You can probably get a much better description on wikipedia, but this is the jist of it. Hope it helps!
for ( int j = i+i; j < maxLimit; j += i ) //dont understand the point of this loop logically
sieve[j] = true; //testing if the value in the array is true again ?
This is not a testing, but rather a setting. This loop is setting all the items in the array with indexes multiple of i to true. When i is 2, then the items 4, 6, 8 ... will be set to true. When i is 3, the items 6, 9, 12 ... will be set to true and so on.
And as you can deduce by the first if,
if ( sieve[i] == true ) continue;
... all the items that are true correspond to non-prime numbers.
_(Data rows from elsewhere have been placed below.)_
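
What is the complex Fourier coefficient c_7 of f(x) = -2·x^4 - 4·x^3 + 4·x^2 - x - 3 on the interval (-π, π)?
Compute the real Fourier coefficients first: a_7 = -880/2401 + 16·π^2/49, b_7 = -8·π^2/7 - 50/343.
Then c_7 = (a_7 − i·b_7)/2 = -440/2401 + 8·π^2/49 + 25·i/343 + 4·i·π^2/7.

Final answer: -440/2401 + 8·π^2/49 + 25·i/343 + 4·i·π^2/7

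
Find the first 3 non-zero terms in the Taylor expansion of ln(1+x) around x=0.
x^3/3 - x^2/2 + x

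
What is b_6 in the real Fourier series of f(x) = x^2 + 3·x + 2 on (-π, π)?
b_6 = (1/π) ∫_{-π}^{π} f(x)·sin(6x) dx.
Evaluate the integral (use parity and integration by parts as needed): b_6 = -1.

Final answer: -1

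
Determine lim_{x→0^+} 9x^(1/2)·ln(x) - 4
The product is a 0·∞ indeterminate form at x → 0⁺.
Rewrite the product as 9·ln(x) / x^(-1/2) and apply L'Hôpital, or use the standard hierarchy x^(-1/2) ≫ |ln x| as x → 0⁺.
The indeterminate product → 0, so the limit = -4.

Final answer: -4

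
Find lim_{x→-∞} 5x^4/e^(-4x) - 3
The quotient is an ∞/∞ indeterminate form as x → -∞.
Compare growth rates of the dominant terms (exponentials ≫ polynomials ≫ logarithms), or apply L'Hôpital's rule; the quotient → 0.
Adding the constant: 0 - 3 = -3. Limit = -3.

Final answer: -3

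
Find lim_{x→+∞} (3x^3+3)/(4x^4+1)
This is an ∞/∞ indeterminate form as x → +∞.
Divide numerator and denominator by x^4 and let the lower-order terms vanish; the numerator's degree 3 is below the denominator's degree 4, so the quotient → 0.
Limit = 0.

Final answer: 0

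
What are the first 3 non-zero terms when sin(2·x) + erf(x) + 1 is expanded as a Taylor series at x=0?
x^3·(-4/3 - 2/(3·√(π))) + x·(2/√(π) + 2) + 1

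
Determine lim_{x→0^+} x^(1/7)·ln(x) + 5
The product is a 0·∞ indeterminate form at x → 0⁺.
Rewrite the product as ln(x) / x^(-1/7) and apply L'Hôpital, or use the standard hierarchy x^(-1/7) ≫ |ln x| as x → 0⁺.
The indeterminate product → 0, so the limit = 5.

Final answer: 5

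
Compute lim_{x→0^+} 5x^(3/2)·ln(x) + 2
The product is a 0·∞ indeterminate form at x → 0⁺.
Rewrite the product as 5·ln(x) / x^(-3/2) and apply L'Hôpital, or use the standard hierarchy x^(-3/2) ≫ |ln x| as x → 0⁺.
The indeterminate product → 0, so the limit = 2.

Final answer: 2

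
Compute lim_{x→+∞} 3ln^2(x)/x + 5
The quotient is an ∞/∞ indeterminate form as x → +∞.
The polynomial denominator x dominates the logarithmic numerator (any positive power of x ≫ ln^2(x) as x → ∞), so the quotient → 0.
Adding the constant: 0 + 5 = 5. Limit = 5.

Final answer: 5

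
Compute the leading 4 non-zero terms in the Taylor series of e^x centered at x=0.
x^3/6 + x^2/2 + x + 1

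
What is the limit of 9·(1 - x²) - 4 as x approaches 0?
Direct substitution at x = 0 gives 5.

Final answer: 5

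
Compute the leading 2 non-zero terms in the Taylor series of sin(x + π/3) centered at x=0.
x/2 + √(3)/2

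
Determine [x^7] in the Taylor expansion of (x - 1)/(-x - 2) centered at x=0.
Expand to order 7: (x - 1)/(-x - 2) = -3·x^7/256 + 3·x^6/128 - 3·x^5/64 + 3·x^4/32 - 3·x^3/16 + 3·x^2/8 - 3·x/4 + 1/2 + O(x^8).
The coefficient of x^7 is -3/256.

Final answer: -3/256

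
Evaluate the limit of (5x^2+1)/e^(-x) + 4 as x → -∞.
The quotient is an ∞/∞ indeterminate form as x → -∞.
Compare growth rates of the dominant terms (exponentials ≫ polynomials ≫ logarithms), or apply L'Hôpital's rule; the quotient → 0.
Adding the constant: 0 + 4 = 4. Limit = 4.

Final answer: 4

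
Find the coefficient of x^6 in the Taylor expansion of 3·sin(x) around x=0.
Expand to order 6: 3·sin(x) = x^5/40 - x^3/2 + 3·x + O(x^7).
The coefficient of x^6 is 0.

Final answer: 0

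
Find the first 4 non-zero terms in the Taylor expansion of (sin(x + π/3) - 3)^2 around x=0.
x^3·(-3 + √(3)/2)^2·(-√(3)/(4·(-3 + √(3)/2)^2) - 1/(6·(-3 + √(3)/2))) + x^2·(-3 + √(3)/2)^2·(1/(4·(-3 + √(3)/2)^2) - √(3)/(2·(-3 + √(3)/2))) + x·(-3 + √(3)/2) + (-3 + √(3)/2)^2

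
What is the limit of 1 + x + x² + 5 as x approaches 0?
Direct substitution at x = 0 gives 6.

Final answer: 6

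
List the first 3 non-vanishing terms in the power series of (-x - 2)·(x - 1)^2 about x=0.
-x^3 + 3·x - 2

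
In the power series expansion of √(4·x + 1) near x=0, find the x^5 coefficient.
Expand to order 5: √(4·x + 1) = 28·x^5 - 10·x^4 + 4·x^3 - 2·x^2 + 2·x + 1 + O(x^6).
The coefficient of x^5 is 28.

Final answer: 28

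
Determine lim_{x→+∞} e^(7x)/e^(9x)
This is an ∞/∞ indeterminate form as x → +∞.
Rewrite e^(7x)/e^(9x) = e^((7−9)x) = e^(-2x); the exponent coefficient is -2 < 0 so e^(-2x) → 0.
Limit = 0.

Final answer: 0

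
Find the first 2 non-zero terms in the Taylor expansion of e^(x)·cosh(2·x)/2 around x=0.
x/2 + 1/2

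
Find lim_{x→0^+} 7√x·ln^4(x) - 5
The product is a 0·∞ indeterminate form at x → 0⁺.
Rewrite the product as 7·ln^4(x) / x^(-1/2) and apply L'Hôpital, or use the standard hierarchy x^(-1/2) ≫ |ln x|^4 as x → 0⁺.
The indeterminate product → 0, so the limit = -5.

Final answer: -5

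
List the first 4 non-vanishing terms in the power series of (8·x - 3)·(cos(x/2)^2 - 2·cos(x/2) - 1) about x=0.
x^5/8 - 3·x^4/64 - 16·x + 6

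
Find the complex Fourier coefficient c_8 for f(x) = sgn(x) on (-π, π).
Compute the real Fourier coefficients first: a_8 = 0, b_8 = 0.
Then c_8 = (a_8 − i·b_8)/2 = 0.

Final answer: 0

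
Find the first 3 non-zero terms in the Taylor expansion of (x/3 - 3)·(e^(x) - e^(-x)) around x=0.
-x^3 + 2·x^2/3 - 6·x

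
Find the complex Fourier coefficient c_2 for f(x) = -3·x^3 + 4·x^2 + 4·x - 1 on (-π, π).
Compute the real Fourier coefficients first: a_2 = 4, b_2 = -17/2 + 3·π^2.
Then c_2 = (a_2 − i·b_2)/2 = 2 - 3·i·π^2/2 + 17·i/4.

Final answer: 2 - 3·i·π^2/2 + 17·i/4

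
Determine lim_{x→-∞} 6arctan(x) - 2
Evaluate the dominant behaviour as x → -∞; each term tends to a finite value or vanishes.
Limit = -3·π - 2.

Final answer: -3·π - 2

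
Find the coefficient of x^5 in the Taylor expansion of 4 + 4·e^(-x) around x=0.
Expand to order 5: 4 + 4·e^(-x) = -x^5/30 + x^4/6 - 2·x^3/3 + 2·x^2 - 4·x + 8 + O(x^6).
The coefficient of x^5 is -1/30.

Final answer: -1/30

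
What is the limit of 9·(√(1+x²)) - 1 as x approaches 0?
Direct substitution at x = 0 gives 8.

Final answer: 8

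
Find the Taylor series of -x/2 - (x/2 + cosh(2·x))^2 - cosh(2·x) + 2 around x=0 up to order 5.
-2·x^5/3 - 6·x^4 - 2·x^3 - 25·x^2/4 - 3·x/2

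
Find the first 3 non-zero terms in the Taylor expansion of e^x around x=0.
x^2/2 + x + 1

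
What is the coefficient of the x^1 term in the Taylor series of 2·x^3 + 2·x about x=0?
Expand to order 1: 2·x^3 + 2·x = 2·x + O(x^2).
The coefficient of x^1 is 2.

Final answer: 2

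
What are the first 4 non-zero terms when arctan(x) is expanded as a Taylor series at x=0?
-x^7/7 + x^5/5 - x^3/3 + x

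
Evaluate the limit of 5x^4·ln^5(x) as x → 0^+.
This is a 0·∞ indeterminate form at x → 0⁺.
Rewrite the product as 5·ln^5(x) / x^(-4) and apply L'Hôpital, or use the standard hierarchy x^(-4) ≫ |ln x|^5 as x → 0⁺.
The indeterminate product → 0, so the limit = 0.

Final answer: 0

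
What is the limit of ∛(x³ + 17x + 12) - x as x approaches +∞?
This is an ∞ − ∞ indeterminate form.
Multiply by (A² + AB + B²)/(A² + AB + B²) where A = ∛(x³+17x + 12), B = x to use A³ − B³ = (A−B)(A²+AB+B²); the x³ terms cancel, leaving (17x + 12)/(A²+AB+B²) with denominator ~ 3x², so the limit is 0.
Limit = 0.

Final answer: 0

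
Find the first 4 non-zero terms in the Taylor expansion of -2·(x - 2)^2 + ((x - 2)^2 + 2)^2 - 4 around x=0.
-8·x^3 + 26·x^2 - 40·x + 24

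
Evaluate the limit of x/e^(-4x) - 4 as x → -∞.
The quotient is an ∞/∞ indeterminate form as x → -∞.
Compare growth rates of the dominant terms (exponentials ≫ polynomials ≫ logarithms), or apply L'Hôpital's rule; the quotient → 0.
Adding the constant: 0 - 4 = -4. Limit = -4.

Final answer: -4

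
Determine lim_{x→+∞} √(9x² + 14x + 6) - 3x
As x → +∞: multiply by the conjugate to get (14x+6)/(√(9x²+14x+6)+3x); the denominator ~ 6x, so the limit is 14/6 = 7/3.
Limit = 7/3.

Final answer: 7/3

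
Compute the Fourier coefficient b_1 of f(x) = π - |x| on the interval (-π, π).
b_1 = (1/π) ∫_{-π}^{π} f(x)·sin(1x) dx.
Evaluate the integral (use parity and integration by parts as needed): b_1 = 0.

Final answer: 0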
I find the easiest way to understand something is to deconstruct it. Therefore, lets go through the loop a few times, shall we?
Dawn of the First Iteration
− 9999998 Values Remain −
i = 2
sieve[2] is false, so we keep going in the current iteration.
numberOfPrimes = 1 and thus we continue processing
Set every multiple of 2 to true in sieve[].
Dawn of the Second Iteration
− 9999997 Values Remain −
i = 3
sieve[3] is false, so we keep going in the current iteration.
numberOfPrimes = 2 and thus we continue processing
Set every multiple of 3 to true in sieve[].
Dawn of the Third Iteration
− 9999996 Values Remain −
i = 4
sieve[4] is true (from first iteration). Skip to next iteration.
etc... but in this case, the moon doesn't crash into Termina.
The loop in question isn't checking for true values, it's setting true values.
It's going through each multiple of the prime and marking it as non-prime up to maxLimit. You'll notice there's no other math in the code to determine what's prime and what's not.
This is the algorithm to find the prime numbers between 1 and the maximum limit given.
And the loop added 2nd is to make true for the number which is divisible by any other number. so for the first outer loop all the number divisible by two ll be set to true then divisible by 3 then by 4 and so on.. and the numbers for which the boolean array contains false are the prime numbers.